Kenyans’ political ways are so strange, maybe it’s in the DNA

President Uhuru Kenyatta (left) and Nasa leader Raila Odinga conclude a joint press conference at Harambee House in Nairobi on March 9, 2018. They called for unity. PHOTO | JEFF ANGOTE | NATION MEDIA GROUP

What you need to know:

  • It appears that our democratic credentials are like a thin layer of margarine on otherwise solid tribesmen whose faith and trust is in the tribal shaman.
  • It embarrasses us to see how deeply buried we are in our tribes and how uncritically obedient we are to our tribal leaders.

Kenyans are, surely, a strange breed. I used to think that my tribe was strange; now I know that in Kenyan terms it is just normal.

The speed and finality with which the meeting last week between President Uhuru Kenyatta and Nasa leader Raila Odinga has altered the national mood, pumped up the shilling, driven up share prices and almost totally devastated the political careers of Mr Musalia Mudavadi, Mr Kalonzo Musyoka and Mr Moses Wetang’ula — and battalions of open-mouthed political chicks below them — is the stuff of things going bump in the dark of an African night.

It is dizzying to see people who were so fed up with Kenya and were demanding secession now wearing the flag on their lapel just because two men had a quiet word behind closed doors, came out and issued a statement.

TRADE
My tribe came from Manda Island in Lamu, which they called Mbwa. This is science, not ethnic fiction.

They had journeyed there from Shungwaya, some ancient joint near the Tana, most probably after being scattered by some Orma-speaking tough guys from up north.

In Mbwa, my people appear to have invented the beach boy economy; they just hang around and scooped iron ore from the ground and made weapons and tools, which they traded for fun stuff from their Swahili-type neighbours.

Their island home was not a true island; during low tide, dry land was exposed and they could walk across.

Often, when the sea flooded back, elephants would often be caught in the tide and drowned.

My ancestors would harvest their ivory, which they, again, sold to their Swahili neighbours.

SLAVERY
They grew food, too, and kept animals and a good trade was established.

Until the Swahili, who were growing in power and whose population was swelling and needed bigger supplies of food, sat back, thought for a long time and said: Wait a minute. Why do we need to keep paying these fools.

Why not put them in chains, whip them and force them to produce even more food and tools without paying a copper penny?

So they put my folks in chains and forced them to work for free.

When things got to this point — and I am coming to the point — the folks turned to their ultimate leader, the master strategist, the seer of the future, the solver of all problems, the prophet of all things good — the Mugwe.

MUGWE
And so he outwitted the colonisers and led the people upcountry in search of good land and people with cattle to steal.

It took them 40 years to trek 600 kilometres or so and, therefore, the Mugwe’s geography was a bit weak.

But, in his defence, I will also point out that this was a strange land; my folks were coastal people and knew not bara (upcountry).

The tribe trusted the Mugwe absolutely. They left decisions of life and death to him (or her) and obeyed his decisions without question or debate.

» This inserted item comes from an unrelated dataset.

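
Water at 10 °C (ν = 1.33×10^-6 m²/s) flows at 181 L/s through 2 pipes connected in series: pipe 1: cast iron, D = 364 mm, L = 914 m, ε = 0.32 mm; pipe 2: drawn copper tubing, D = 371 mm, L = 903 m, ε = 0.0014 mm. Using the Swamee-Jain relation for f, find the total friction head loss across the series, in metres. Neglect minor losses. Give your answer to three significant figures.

H ≈ 12.3 m

Pipe 1: V = 1.739 m/s, Re = 4.76×10^5, ε/D = 8.79×10^-4, f = 0.01984, h_1 = f(L/D)V²/2g = 7.683 m
Pipe 2: V = 1.674 m/s, Re = 4.67×10^5, ε/D = 3.77×10^-6, f = 0.01331, h_2 = f(L/D)V²/2g = 4.629 m
Series → Q common, losses add: H = Σh = 12.31 m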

Many years later, when the white people arrived in our lands, the Mugwe forbid tribal warriors from laying a finger on them and ordered the tribe’s armies — and they had trained many to steal cattle, push some folks off their land and generally harass each other — to surrender without a fight.

MUTINY
I think it is one of the best-kept scandals of my tribe that they knelt to the white man without a fight on the orders of their prophet.

And for the first time in history, those orders pushed armies into sporadic acts of mutiny, which took a lot of witchcraft and many horrible curses to stamp out and give the British dominion over a fiercely independent nation.

I recently read that, for half a century, the British sought to unmask the identity of the reigning Mugwe without success.

He or she may still be there, pulling strings behind the scenes and hiding in plain sight and we’d have no clue.

It appears that our democratic credentials are like a thin layer of margarine on otherwise solid tribesmen whose faith and trust is in the tribal shaman, medicine man, seer, prophet, wise man, great leader, king, chief, guide or whatever name you choose.

MEDICINE MEN

The only difference is that the modern medicine men are poorly dressed in Western suits rather than body art, war paint and gorgeous colobus monkey head dress or plumes of ostrich feathers.

When I was a linguistics student alongside other great Kenyan revolutionaries like Billy Graham Kasire, Steve Analo Makonjio, Eric Munene, Nyabuto Choti, Mukala, to name but a few, we learnt that even though you may acquire a second language, the psychology of your mother tongue lies buried in your brain in intrusive fossils, which intervene phonetically, syntactically and in other ways in your use of your precious second language.

Similarly, in our political DNA, there is something buried there which makes us strange political beings.

It embarrasses us to see how deeply buried we are in our tribes and how uncritically obedient we are to our tribal leaders.

I don’t know whether to slit my wrists or don my colobus monkey head dress, attach cow bells to my ankles and break out in song and dance.

Don’t worry, it’s our fossils acting up.